No apercibióse Guzmán de la turbación que disimulaba en cuanto podía don Diego, según avanzaba él en el declamado de los versos, que a bien que él pensaba decirlos a un caballero mancebo para diversión, y no que caían en los castísimos oídos de una noble doncella. Así al terminarlos y recibidos plácemes por su arte de bien decir, fué requerido el de Zúñiga para recitar a su vez. Era éste grave aprieto para la dama; pero cediendo a la fatalidad de la ocasión, hubo de decir con voz algo turbada, pero suave y cristalina, esta canción que recordaba:

CANCION
Amor de yo no sé dónde.
Pasión de yo no sé cuándo.
¡Qué necio es lo que se esconde,
si el alma lo está buscando!
No el severo pensamiento
me distraiga de mis cosas.
¿Acaso medita el viento,
y acaso piensan las rosas?
Viva la bella locura
que habla al sol en la pradera,
y corre por la llanura
cabalgando en la quimera.
El sol que en la tarde muere
vuelve a nacer otro día.
Quien de nosotros muriere
a nacer no volvería;
día en que no hemos amado,
día es que habremos perdido.
¡Oh, amores que ya han pasado,
y amores que aun no han venido!
Llegue a leer tu mirada
mi dulce libro secreto.
Sin ti la vida no es nada.
¿Qué sería el Paracleto
sin Heloísa? ¿Qué fuera
Valchiuso sin el Petrarca?
¿Por qué la encantada barca
en vano en el lago espera?
¿Para quiénes la ribera
tiene su sombra y su flor?
Jardines de primavera,
¿qué seréis sin el amor?

Hubo de comprimir un suspiro el ficticio don Diego al terminar la relación, y apenas supo dar las gracias por las albricias que le daba el de Guzmán, encantado por el modo con que había sido dicha la canción. Entretuviéronse departiendo sobre otros puntos puestos de codos sobre la abierta ventana, mientras abajo proseguía el eterno coro de todos tiempos y países. Los criados hablando mal de sus amos y del gobierno de la república, y las mujeres mordiendo en las honras de las vecinas y las vidas de las amigas ausentes. Que no hay Trajano que no sea Calígula para la gente lacayuna, ni dama que no sea liviana para las mujeres que por los años no pueden ya valerse de sus donaires, y por su desabrimiento no llegaron a doctorarse de alcahuetas en las academias del amor.

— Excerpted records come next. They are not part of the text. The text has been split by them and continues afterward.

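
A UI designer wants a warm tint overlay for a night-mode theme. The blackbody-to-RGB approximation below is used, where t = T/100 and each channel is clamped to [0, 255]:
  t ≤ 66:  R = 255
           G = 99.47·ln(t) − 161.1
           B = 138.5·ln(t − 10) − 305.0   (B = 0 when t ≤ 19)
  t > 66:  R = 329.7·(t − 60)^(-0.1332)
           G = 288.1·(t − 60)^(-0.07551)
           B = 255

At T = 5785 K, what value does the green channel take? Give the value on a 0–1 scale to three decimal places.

0.951

t = 5785/100 = 57.85; the t ≤ 66 branch applies.
G = 99.47·ln 57.85 − 161.1 = 99.47·4.0579 − 161.1 = 242.535.
On a 0–1 scale: 242.535/255 = 0.9511 → 0.951.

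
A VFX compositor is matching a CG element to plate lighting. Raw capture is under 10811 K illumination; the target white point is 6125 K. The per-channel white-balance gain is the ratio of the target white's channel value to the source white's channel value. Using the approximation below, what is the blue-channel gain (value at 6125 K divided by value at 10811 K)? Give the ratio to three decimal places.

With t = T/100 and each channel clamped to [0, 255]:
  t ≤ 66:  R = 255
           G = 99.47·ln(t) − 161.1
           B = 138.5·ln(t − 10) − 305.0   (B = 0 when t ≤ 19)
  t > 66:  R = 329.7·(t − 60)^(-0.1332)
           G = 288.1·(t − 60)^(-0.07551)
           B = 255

0.942

At 10811 K (t = 108.11):
  B = 255 by definition for t > 66.
At 6125 K (t = 61.25):
  B = 138.5·ln(61.25 − 10) − 305.0 = 138.5·ln 51.25 − 305.0 = 138.5·3.9367 − 305.0 = 240.235.
Gain = 240.235 / 255.000 = 0.9421 → 0.942.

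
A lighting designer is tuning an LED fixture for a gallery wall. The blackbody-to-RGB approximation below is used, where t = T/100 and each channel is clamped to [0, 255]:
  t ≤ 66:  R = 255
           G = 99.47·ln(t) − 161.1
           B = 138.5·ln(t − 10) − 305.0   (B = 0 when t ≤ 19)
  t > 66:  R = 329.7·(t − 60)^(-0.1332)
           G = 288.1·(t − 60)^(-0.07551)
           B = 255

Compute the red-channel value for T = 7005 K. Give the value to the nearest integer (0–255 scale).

242

t = 7005/100 = 70.05; the t > 66 branch applies.
R = 329.7·(70.05 − 60)^(-0.1332) = 329.7·10.05^(-0.1332) = 329.7·0.73538 = 242.455.
Rounded: 242.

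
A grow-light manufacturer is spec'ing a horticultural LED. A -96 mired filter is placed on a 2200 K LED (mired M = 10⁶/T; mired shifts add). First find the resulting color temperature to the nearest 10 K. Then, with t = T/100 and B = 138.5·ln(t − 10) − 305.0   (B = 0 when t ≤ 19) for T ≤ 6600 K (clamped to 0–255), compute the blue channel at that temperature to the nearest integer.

95

M_in = 10⁶/2200 = 454.55; M_out = 454.55 + (-96) = 358.55.
T_out = 10⁶/358.55 = 2789.0 K → 2790 K; t = 27.9.
B = 138.5·ln(27.9 − 10) − 305.0 = 138.5·ln 17.9 − 305.0 = 138.5·2.8848 − 305.0 = 94.545.
Rounded: 95.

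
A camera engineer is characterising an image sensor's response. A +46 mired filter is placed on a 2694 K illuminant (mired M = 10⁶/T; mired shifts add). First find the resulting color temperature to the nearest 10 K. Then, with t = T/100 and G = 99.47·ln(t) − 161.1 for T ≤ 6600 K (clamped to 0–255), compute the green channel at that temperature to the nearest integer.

M_in = 10⁶/2694 = 371.20; M_out = 371.20 + (+46) = 417.20.
T_out = 10⁶/417.20 = 2397.0 K → 2400 K; t = 24.
G = 99.47·ln 24 − 161.1 = 99.47·3.1781 − 161.1 = 155.021.
Rounded: 155.

155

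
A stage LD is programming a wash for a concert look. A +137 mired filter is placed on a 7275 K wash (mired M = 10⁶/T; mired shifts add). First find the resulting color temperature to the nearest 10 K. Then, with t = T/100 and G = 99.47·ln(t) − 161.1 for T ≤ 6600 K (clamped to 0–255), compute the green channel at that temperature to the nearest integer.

196

M_in = 10⁶/7275 = 137.46; M_out = 137.46 + (+137) = 274.46.
T_out = 10⁶/274.46 = 3643.6 K → 3640 K; t = 36.4.
G = 99.47·ln 36.4 − 161.1 = 99.47·3.5946 − 161.1 = 196.452.
Rounded: 196.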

Al caer de la tarde, don Miguel fué a buscar al que para él seguía siendo don Diego, y requirióle para dar un paseo por las afueras de la ciudad, que con aquel otoño tan dulce eran de una amenidad extraordinaria. Hizo don Diego esfuerzos para serenarse, y cuando departían bajo de una frondosa olmeda, don Miguel, asustando a su interlocutor con tal comienzo de discurso, hubo de decirle así. Lo que le dijo verán los curiosos ojos que pasaren a la segunda parte de tan certísima historia.

SEGUNDA PARTE

SÍGUESE REFIRIENDO EL PEREGRINO SUCESO DE LA ENAMORADA INDISCRETA, QUE TAMBIÉN FUÉ LLAMADO DEL PELIGRO EN LA VERDAD.

—Quiero, amigo don Diego—empezó diciendo el de Guzmán—, ya que sois el único que por ahora tengo en esta ciudad, daros cuenta del propósito de mi viaje y razón de mi llegada a estas tierras. Habéis de saber que he venido a celebrar mis bodas, a las cuales os podéis tener por natural convidado; pero os ha de asombrar el saber que no he hablado nunca con mi esposa, que así puedo llamarla, y que quiero probar la condición de su carácter, aunque ya conozco la de su continente.

—¿Ya la habéis visto?—preguntó casi temblando don Diego.

—Cierto que sí, y vos también. ¿No recordáis aquella joven del azor que vimos pasar por delante de la catedral? Pues esa es, la hija de Leonardo Aldobrandino, primate de este ducado.

Creyó don Diego que su amigo se chanceaba y acabaría por darle vaya y declarar que eran sus palabras burla de pasatiempo; pero tal insistió, refiriéndole la historia que ya conocemos, que don Diego felicitóle, el rostro demudado y casi balbuciente el habla.